Jim Deely

Personal information
- Full name: James Francis William Deely

Playing information
- Position: Halfback, Five-eighth, Wing
Club
| Years | Team | Pld | T | G | FG | P |
| 1929 | Glebe | 9 | 2 | 0 | 0 | 6 |
| 1931–34 | South Sydney | 37 | 7 | 0 | 0 | 21 |
|  | Total | 46 | 9 | 0 | 0 | 27 |
Representative
| Years | Team | Pld | T | G | FG | P |
| 1932 | New South Wales | 1 | 0 | 0 | 0 | 0 |
| 1932 | Metropolis | 1 | 1 | 0 | 0 | 3 |
- Source:

= Jim Deeley =

Australian rugby league footballer

James 'Jim' Deely was an Australian rugby league footballer who played in the 1920s and 1930s. He played for Glebe and South Sydney in the New South Wales Rugby League (NSWRL) competition.

==Playing career==
Deely began his first grade career as a winger with Glebe in 1929 and made his debut in Round 8 against University which finished 6–6. Deeley played in Glebe's last ever game as a first grade club when they drew 24–24 against North Sydney. After the 1929 season was concluded, Glebe were controversially voted out of the competition.
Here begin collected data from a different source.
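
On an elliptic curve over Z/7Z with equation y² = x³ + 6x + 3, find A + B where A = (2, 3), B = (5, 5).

(2, 4)

(2, 3) + (5, 5). λ = (5 - 3)/(5 - 2) ≡ 2/3 mod 7. 3⁻¹ ≡ 5 (mod 7), so λ ≡ 3.
  x = λ² - 2 - 5 = 9 - 7 ≡ 2; y = λ·(2 - 2) - 3 ≡ 4. → (2, 4)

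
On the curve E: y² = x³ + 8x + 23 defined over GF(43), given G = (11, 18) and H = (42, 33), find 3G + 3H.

(36, 22)

First 3G:
Repeated addition: build up to 3G.
2G: tangent at (11, 18): λ = (3·11² + 8)/(2·18) ≡ 27/36. 36⁻¹ ≡ 6 (mod 43) since 36·6 = 216 ≡ 1, so λ ≡ 27·6 ≡ 33.
  x = λ² - 11 - 11 = 1089 - 22 ≡ 35; y = λ·(11 - 35) - 18 ≡ 7. → (35, 7)
3G: (35, 7) + (11, 18). λ = (18 - 7)/(11 - 35) ≡ 11/19 mod 43. 19⁻¹ ≡ 34 (mod 43) since 19·34 = 646 ≡ 1, so λ ≡ 30.
  x = λ² - 35 - 11 = 900 - 46 ≡ 37; y = λ·(35 - 37) - 7 ≡ 19. → (37, 19)
3G = (37, 19).
Next 3H:
Repeated addition: build up to 3H.
2H: tangent at (42, 33): λ = (3·42² + 8)/(2·33) ≡ 11/23. 23⁻¹ ≡ 15 (mod 43), so λ ≡ 11·15 ≡ 36.
  x = λ² - 42 - 42 = 1296 - 84 ≡ 8; y = λ·(42 - 8) - 33 ≡ 30. → (8, 30)
3H: (8, 30) + (42, 33). λ = (33 - 30)/(42 - 8) ≡ 3/34 mod 43. 34⁻¹ ≡ 19 (mod 43) since 34·19 = 646 ≡ 1, so λ ≡ 14.
  x = λ² - 8 - 42 = 196 - 50 ≡ 17; y = λ·(8 - 17) - 30 ≡ 16. → (17, 16)
3H = (17, 16).
Finally 3G + 3H:
(37, 19) + (17, 16). λ = (16 - 19)/(17 - 37) ≡ 40/23 mod 43. 23⁻¹ ≡ 15 (mod 43), so λ ≡ 41.
  x = λ² - 37 - 17 = 1681 - 54 ≡ 36; y = λ·(37 - 36) - 19 ≡ 22. → (36, 22)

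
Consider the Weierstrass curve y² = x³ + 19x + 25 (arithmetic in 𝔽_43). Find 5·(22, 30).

(35, 7)

Write Q = (22, 30).
Double-and-add on 5 = (101)₂. Start with Q = (22, 30) for the leading 1-bit.
double: tangent at (22, 30): λ = (3·22² + 19)/(2·30) ≡ 9/17. 17⁻¹ ≡ 38 (mod 43), so λ ≡ 9·38 ≡ 41.
  x = λ² - 22 - 22 = 1681 - 44 ≡ 3; y = λ·(22 - 3) - 30 ≡ 18. → (3, 18)
double: tangent at (3, 18): λ = (3·3² + 19)/(2·18) ≡ 3/36. 36⁻¹ ≡ 6 (mod 43) since 36·6 = 216 ≡ 1, so λ ≡ 3·6 ≡ 18.
  x = λ² - 3 - 3 = 324 - 6 ≡ 17; y = λ·(3 - 17) - 18 ≡ 31. → (17, 31)
add Q: (17, 31) + (22, 30). λ = (30 - 31)/(22 - 17) ≡ 42/5 mod 43. 5⁻¹ ≡ 26 (mod 43), so λ ≡ 17.
  x = λ² - 17 - 22 = 289 - 39 ≡ 35; y = λ·(17 - 35) - 31 ≡ 7. → (35, 7)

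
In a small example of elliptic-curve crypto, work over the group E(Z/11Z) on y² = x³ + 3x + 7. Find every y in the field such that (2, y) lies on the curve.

x³ + 3x + 7 = 21 ≡ 10 (mod 11).
10 is a non-residue mod 11; no y exists.

none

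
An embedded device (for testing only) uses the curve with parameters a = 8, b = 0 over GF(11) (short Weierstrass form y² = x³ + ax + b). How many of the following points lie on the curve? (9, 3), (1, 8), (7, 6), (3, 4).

(9, 3): 3² ≡ 9, rhs ≡ 9 → on.
(1, 8): 8² ≡ 9, rhs ≡ 9 → on.
(7, 6): 6² ≡ 3, rhs ≡ 3 → on.
(3, 4): 4² ≡ 5, rhs ≡ 7 → off.

3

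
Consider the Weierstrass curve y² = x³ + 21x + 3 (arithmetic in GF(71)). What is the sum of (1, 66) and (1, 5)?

The two points share x = 1 and their y-coordinates satisfy 66 + 5 ≡ 0 (mod 71), so they are inverses. Their sum is O.

O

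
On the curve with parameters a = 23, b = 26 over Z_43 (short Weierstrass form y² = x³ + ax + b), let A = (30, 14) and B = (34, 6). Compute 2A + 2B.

First 2A:
Repeated addition: build up to 2A.
2A: tangent at (30, 14): λ = (3·30² + 23)/(2·14) ≡ 14/28. 28⁻¹ ≡ 20 (mod 43) since 28·20 = 560 ≡ 1, so λ ≡ 14·20 ≡ 22.
  x = λ² - 30 - 30 = 484 - 60 ≡ 37; y = λ·(30 - 37) - 14 ≡ 4. → (37, 4)
2A = (37, 4).
Next 2B:
Repeated addition: build up to 2B.
2B: tangent at (34, 6): λ = (3·34² + 23)/(2·6) ≡ 8/12. 12⁻¹ ≡ 18 (mod 43), so λ ≡ 8·18 ≡ 15.
  x = λ² - 34 - 34 = 225 - 68 ≡ 28; y = λ·(34 - 28) - 6 ≡ 41. → (28, 41)
2B = (28, 41).
Finally 2A + 2B:
(37, 4) + (28, 41). λ = (41 - 4)/(28 - 37) ≡ 37/34 mod 43. 34⁻¹ ≡ 19 (mod 43) since 34·19 = 646 ≡ 1, so λ ≡ 15.
  x = λ² - 37 - 28 = 225 - 65 ≡ 31; y = λ·(37 - 31) - 4 ≡ 0. → (31, 0)

(31, 0)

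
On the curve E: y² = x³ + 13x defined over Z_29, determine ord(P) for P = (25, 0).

2

2P: (25, 0) + (25, 0): same x and y₁ ≡ -y₂, so the sum is O.
2P = O, so the order is 2.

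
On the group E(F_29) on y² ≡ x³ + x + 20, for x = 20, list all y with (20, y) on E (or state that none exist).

6, 23

x³ + 1x + 20 = 8040 ≡ 7 (mod 29).
Square roots of 7 mod 29: 6 and 23 (since 6² = 36 ≡ 7).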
In 1931, Deely joined South Sydney and in his first season with the club was a member of the Souths side which claimed the premiership defeating arch rivals Easts 12–7 with Deely playing at halfback, a position he switched to upon joining Souths.

In 1932, Souths won the premiership for a second consecutive season defeating Western Suburbs 19–12 in the grand final with Deely playing at five-eighth. Deely played two more seasons and retired at the end of 1934.